Overall, the CBDRH is thrilled with ERICA’s ability to deliver cost savings, improved time to delivering research outcomes and it’s ability to scale with ever larger and complex electronic datasets.
- Faster project launch time: new project environments can be set up in minutes.
- Cost of compute visibility: to track the cost of the cloud instances to train machine learning models through the project.
- Faster time to scientific results: A 40-fold improvement in the time taken to train machine learning models.
- Reduced IT infrastructure provisioning errors: system administrator errors are minimised by using an automated, infrastructure-as-code process to set up research environments and access controls.
- Better support for data-intensive research: analysis of extremely large, for example multi-billion row databases.
- Research collaboration: secure, remote and virtual access for researchers supports inter-faculty, inter-university, inter-colleague collaboration - without having to move or duplicate large and sensitive data sets to multiple locations.
- Scalability and flexibility: ERICA enables infrastructure, informatics and analytics capabilities to be scaled up or down, as required, driven largely by the researcher end-users.
Moving forward, the on-demand and scalable nature of the cloud research platform means that research can keep pace with the advances in HPC power, without having to make capital investment in infrastructure.
Delivering ongoing research benefits through consortium
As ERICA has met a market gap, CBDRH is extending the reach and capabilities of the research platform by inviting other research-focused organisations to join a consortium. ERICA’s scalability and robustness underpins the CBDRH’s ability to productise the platform and amortise its development costs.
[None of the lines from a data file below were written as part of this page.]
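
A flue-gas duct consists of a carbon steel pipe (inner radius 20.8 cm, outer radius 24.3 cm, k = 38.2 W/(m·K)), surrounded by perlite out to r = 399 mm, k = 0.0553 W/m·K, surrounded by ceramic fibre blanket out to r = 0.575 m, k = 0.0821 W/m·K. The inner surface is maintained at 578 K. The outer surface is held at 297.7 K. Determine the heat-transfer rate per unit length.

Series thermal resistances, inner to outer:
  R'_carbon steel = ln(0.243/0.208)/(2πk) = 0.1555/(2π·38.2) = 6.480×10^-4 m·K/W
  R'_perlite = ln(0.399/0.243)/(2πk) = 0.4959/(2π·0.0553) = 1.427 m·K/W
  R'_ceramic fibre blanket = ln(0.575/0.399)/(2πk) = 0.3654/(2π·0.0821) = 0.7084 m·K/W
ΣR = 6.480×10^-4 + 1.427 + 0.7084 = 2.136 m·K/W
Q' = ΔT/ΣR = (578 K − 297.7 K)/2.136 = 131 W/m

Q' = 131 W/m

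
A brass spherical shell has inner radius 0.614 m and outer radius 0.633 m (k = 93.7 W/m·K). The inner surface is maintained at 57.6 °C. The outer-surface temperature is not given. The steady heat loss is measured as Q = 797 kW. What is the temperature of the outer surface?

Series resistances:
  R_brass = (1/0.614 − 1/0.633)/(4πk) = 0.04889/(4π·93.7) = 4.152×10^-5 K/W
ΣR = 4.152×10^-5 K/W
ΔT = Q·ΣR = 7.97×10^5 × 4.152×10^-5 = 33.09 K
Heat flows outward, so T_out = T_in − ΔT = 57.6 − 33.09 = 24.5 °C

T_out = 24.5 °C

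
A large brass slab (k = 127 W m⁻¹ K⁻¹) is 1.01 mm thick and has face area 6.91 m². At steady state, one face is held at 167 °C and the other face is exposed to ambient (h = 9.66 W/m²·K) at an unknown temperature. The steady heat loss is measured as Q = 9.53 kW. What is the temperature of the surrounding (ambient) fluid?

T_out = 24.2 °C

Series resistances:
  R_brass = L/(kA) = 0.00101/(127·6.91) = 1.151×10^-6 K/W
  R_conv,out = 1/(hA) = 1/(9.66·6.91) = 0.01498 K/W
ΣR = 0.01498 K/W
ΔT = Q·ΣR = 9530 × 0.01498 = 142.8 K
Heat flows outward, so T_out = T_in − ΔT = 167 − 142.8 = 24.2 °C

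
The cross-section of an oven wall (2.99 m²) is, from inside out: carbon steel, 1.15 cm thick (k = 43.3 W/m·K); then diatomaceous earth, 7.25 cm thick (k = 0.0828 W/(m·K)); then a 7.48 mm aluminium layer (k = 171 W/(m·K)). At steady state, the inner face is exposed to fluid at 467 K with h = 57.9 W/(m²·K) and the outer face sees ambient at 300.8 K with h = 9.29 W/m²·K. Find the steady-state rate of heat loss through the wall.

Q = 497 W

Treat each layer as a resistance in series:
  R_conv,in = 1/(hA) = 1/(57.9·2.99) = 0.005776 K/W
  R_carbon steel = L/(kA) = 0.0115/(43.3·2.99) = 8.883×10^-5 K/W
  R_diatomaceous earth = L/(kA) = 0.0725/(0.0828·2.99) = 0.2928 K/W
  R_aluminium = L/(kA) = 0.00748/(171·2.99) = 1.463×10^-5 K/W
  R_conv,out = 1/(hA) = 1/(9.29·2.99) = 0.03600 K/W
ΣR = 0.005776 + 8.883×10^-5 + 0.2928 + 1.463×10^-5 + 0.03600 = 0.3347 K/W
Q = ΔT/ΣR = (467 K − 300.8 K)/0.3347 = 497 W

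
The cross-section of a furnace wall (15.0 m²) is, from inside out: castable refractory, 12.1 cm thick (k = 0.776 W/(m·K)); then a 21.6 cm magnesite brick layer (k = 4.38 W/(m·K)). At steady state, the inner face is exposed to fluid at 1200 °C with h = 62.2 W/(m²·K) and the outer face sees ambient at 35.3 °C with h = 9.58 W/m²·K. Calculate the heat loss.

Q = 53600 W

Series thermal resistances, inner to outer:
  R_conv,in = 1/(hA) = 1/(62.2·15.0) = 0.001072 K/W
  R_castable refractory = L/(kA) = 0.121/(0.776·15.0) = 0.01040 K/W
  R_magnesite brick = L/(kA) = 0.216/(4.38·15.0) = 0.003288 K/W
  R_conv,out = 1/(hA) = 1/(9.58·15.0) = 0.006959 K/W
ΣR = 0.001072 + 0.01040 + 0.003288 + 0.006959 = 0.02172 K/W
Q = ΔT/ΣR = (1200 °C − 35.3 °C)/0.02172 = 53600 W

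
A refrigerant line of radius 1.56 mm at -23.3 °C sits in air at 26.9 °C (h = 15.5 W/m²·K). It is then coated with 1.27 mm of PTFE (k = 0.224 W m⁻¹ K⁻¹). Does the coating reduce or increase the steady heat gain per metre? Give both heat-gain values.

Critical radius for a cylinder: r_cr = k/h = 0.0145 m = 1.45 cm.
Outer radius after coating: r₂ = 0.00156 + 0.00127 = 0.00283 m.
Since r₁ < r_cr and r₂ ≤ r_cr, the coating moves toward the maximum at r_cr — heat gain rises.
Bare: R = 1/(2πr₁h) = 6.582 m·K/W; Q = 50.2/6.582 = 7.63 W/m.
Coated: R = R_cond + R_conv = 4.051 m·K/W; Q = 50.2/4.051 = 12.4 W/m.

increases: 7.63 → 12.4 W/m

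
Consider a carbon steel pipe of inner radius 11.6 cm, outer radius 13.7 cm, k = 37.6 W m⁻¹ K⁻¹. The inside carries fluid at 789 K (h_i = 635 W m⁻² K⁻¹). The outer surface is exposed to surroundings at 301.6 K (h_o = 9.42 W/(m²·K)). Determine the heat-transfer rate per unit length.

Q' = 3.86 kW/m

Treat each layer as a resistance in series:
  R'_conv,in = 1/(2πr h) = 1/(2π·0.116·635) = 0.002161 m·K/W
  R'_carbon steel = ln(0.137/0.116)/(2πk) = 0.1664/(2π·37.6) = 7.043×10^-4 m·K/W
  R'_conv,out = 1/(2πr h) = 1/(2π·0.137·9.42) = 0.1233 m·K/W
ΣR = 0.002161 + 7.043×10^-4 + 0.1233 = 0.1262 m·K/W
Q' = ΔT/ΣR = (789 K − 301.6 K)/0.1262 = 3860 W/m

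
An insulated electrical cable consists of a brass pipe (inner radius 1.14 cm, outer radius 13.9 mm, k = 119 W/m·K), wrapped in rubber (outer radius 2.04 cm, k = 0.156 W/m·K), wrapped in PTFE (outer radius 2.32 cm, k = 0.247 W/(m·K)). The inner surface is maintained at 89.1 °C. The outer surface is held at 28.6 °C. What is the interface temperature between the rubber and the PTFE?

Treat each layer as a resistance in series:
  R'_brass = ln(0.0139/0.0114)/(2πk) = 0.1983/(2π·119) = 2.652×10^-4 m·K/W
  R'_rubber = ln(0.0204/0.0139)/(2πk) = 0.3836/(2π·0.156) = 0.3914 m·K/W
  R'_PTFE = ln(0.0232/0.0204)/(2πk) = 0.1286/(2π·0.247) = 0.08287 m·K/W
ΣR = 2.652×10^-4 + 0.3914 + 0.08287 = 0.4745 m·K/W
Q' = ΔT/ΣR = (89.1 °C − 28.6 °C)/0.4745 = 127.5 W/m
From the inner boundary to the rubber/PTFE interface, ΣR_partial = 0.3917 m·K/W.
T_interface = T_in − Q'·ΣR_partial = 89.1 °C − (127.5)(0.3917) = 39.2 °C

T = 39.2 °C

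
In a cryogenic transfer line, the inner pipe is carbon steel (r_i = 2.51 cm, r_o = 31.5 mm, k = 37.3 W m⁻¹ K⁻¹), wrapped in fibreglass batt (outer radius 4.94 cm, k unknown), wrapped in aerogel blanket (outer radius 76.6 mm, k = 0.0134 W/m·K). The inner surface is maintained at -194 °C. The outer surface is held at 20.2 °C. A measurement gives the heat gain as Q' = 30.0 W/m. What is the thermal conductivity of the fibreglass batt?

k = 0.0371 W/m·K

ΣR = ΔT/Q' = |-194 − 20.2|/30.0 = 7.140 m·K/W
Known resistances:
  R'_carbon steel = ln(0.0315/0.0251)/(2πk) = 0.2271/(2π·37.3) = 9.691×10^-4 m·K/W
  R'_aerogel blanket = ln(0.0766/0.0494)/(2πk) = 0.4386/(2π·0.0134) = 5.210 m·K/W
R_fibreglass batt = ΣR − ΣR_known = 7.140 − 5.211 = 1.929 m·K/W
ln(r₂/r₁)/(2πk) = 1.929 ⇒ k = 0.4500/(2π·1.929) = 0.0371 W/m·K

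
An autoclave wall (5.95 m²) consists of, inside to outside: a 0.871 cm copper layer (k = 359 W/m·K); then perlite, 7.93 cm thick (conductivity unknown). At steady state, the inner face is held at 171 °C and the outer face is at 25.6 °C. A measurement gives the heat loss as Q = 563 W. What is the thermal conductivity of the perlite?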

DiUS was the ideal innovation partner for developing ERICA because of a proven experience using emerging technologies to deliver unique solutions with enduring community benefit. We’re thrilled to be at the leading edge of using big data to enhance the health and well-being of Australians and the global community.” Professor Louisa Jorm
The consortium will empower more researchers to undertake world-class health and medical research using large and highly sensitive patient data through ERICA, scaling the impact beyond CBDRH. DiUS is working with the consortium partners to customise ERICA to meet individual research needs.